In London there is an expression that you can wait and wait for a bus, only to have 10 buses turn up at the same time.
The scenario that exists here is not quite as dramatic, but while this "new initiative" is taking place in London, the global market also has decided to take on a technology solution for its broker and carrier business.
This also came about in conjunction with ACORD, but in this case, the global market has no legacy to replace and can start with a clean sheet of paper.
The Ruschlikon project--created by a group of reinsurers and brokerages--is planning to establish a central platform for automation of (re)insurance transaction processing post-binding.
Will these new initiatives result in more success? The global solution of Ruschlikon makes good sense because it is not replacing any existing technology.
The global market has no great history of face-to-face business and could find such a technology solution--initially only for payments, but long term for electronic straight-through processing--a common-sense method of transacting business.
In London the desire for replacing the social and networking business processing with technology will be a harder sell.
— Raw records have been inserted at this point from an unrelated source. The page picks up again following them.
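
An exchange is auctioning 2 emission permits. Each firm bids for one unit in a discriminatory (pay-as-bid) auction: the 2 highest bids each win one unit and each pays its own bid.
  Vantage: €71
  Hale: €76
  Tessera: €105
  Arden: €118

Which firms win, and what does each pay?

Ordering the bids: 118 (Arden), 105 (Tessera), 76 (Hale), 71 (Vantage)
Winners (2 units): Arden, Tessera.
Each winner pays its own bid: Arden €118, Tessera €105.

Arden €118, Tessera €105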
At the same time the benefits in London are not being made strongly enough to change the Lloyd's market's perception of the best value for clients--who also like London for social reasons as well as their professional relationship with their London broker.
The London broker's global clients have never expressed any great desire to be brought into a new technology world for their relationship with their Lloyd's broker. Lloyd's is not a "buy, buy...sell, sell" market and never will be.
At the present time globally, moves for more Web/browser activity for personal insurance makes good sense. When the deals are complex and premiums are likely to be in the millions, and also speed is not a problem, then life might not need to be so desperate if the status quo is acceptable.
The technology changes proposed are based on: "We must be right because we know better than you!" Sometimes, however, the business has to stand up and make some pertinent inquiries to question the technologists.